To get the best result, you should begin the migration with at least the past one to two years. That should cover roughly 80 percent to 90 percent of your studies, he said.

With that much stored information, though, there will be mistakes. Patients could have multiple record entries under slightly different names, studies could have been entered with incorrect request numbers, or you could have records for dead-end or orphan studies. It will take time to fix these errors, Horii said, and you will either need to do them manually or with additional software.

The time it takes to migrate your data can also present difficulties. Horii recommended you have a frank conversation with your new vendor about a realistic time frame for how long it will take to make the switch. Many times, new vendors provide time estimates based on having 100 percent to your PACS system. Unless you intend to shut down your practice until your new system is functional, that’s not a feasible option. Determine how much access you can give them each day to accurately pinpoint when your new PACS will be ready to work.

If your new vendor misses that migration deadline, you can encounter problems, especially if your old PACS is running low on storage space. In these cases, Horii said, negotiate a reduction in the migration fee so you are compensated for the added stress and delay.

In addition, you could benefit from having a “pre-nuptial” agreement with your new vendor. If your system malfunctions for any reason during the migration process, someone needs to be responsible for fixing it. Not discussing this possibility beforehand can leave you without a working PACS for a period of time.

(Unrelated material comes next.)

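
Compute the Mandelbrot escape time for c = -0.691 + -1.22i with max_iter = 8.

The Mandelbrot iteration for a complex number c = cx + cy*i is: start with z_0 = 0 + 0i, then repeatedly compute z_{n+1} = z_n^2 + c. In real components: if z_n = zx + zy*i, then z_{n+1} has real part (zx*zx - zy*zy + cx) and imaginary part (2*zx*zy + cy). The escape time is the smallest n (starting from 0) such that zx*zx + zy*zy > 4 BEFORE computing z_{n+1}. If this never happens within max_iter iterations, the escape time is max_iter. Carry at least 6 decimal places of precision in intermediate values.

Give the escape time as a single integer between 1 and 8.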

“Your old vendor is no longer under contract to service your PACS, and the new system vendor is not likely to be enthusiastic about paying for maintenance or expanded storage in the system they’re replacing,” he said. “If you run into this problem, it’s good to know what your plan is ahead of time.”

Going into the process of switching PACS vendors having considered all the possible problems and contingencies will help you navigate the situation with as little stress as possible. Most importantly, Horii said, don’t wait until the last minute to prepare for this change.

“If you want to reduce the pain of moving to a new vendor, the most important thing you can do is plan thoroughly,” he said. “Start getting ready as far in advance as you can go.”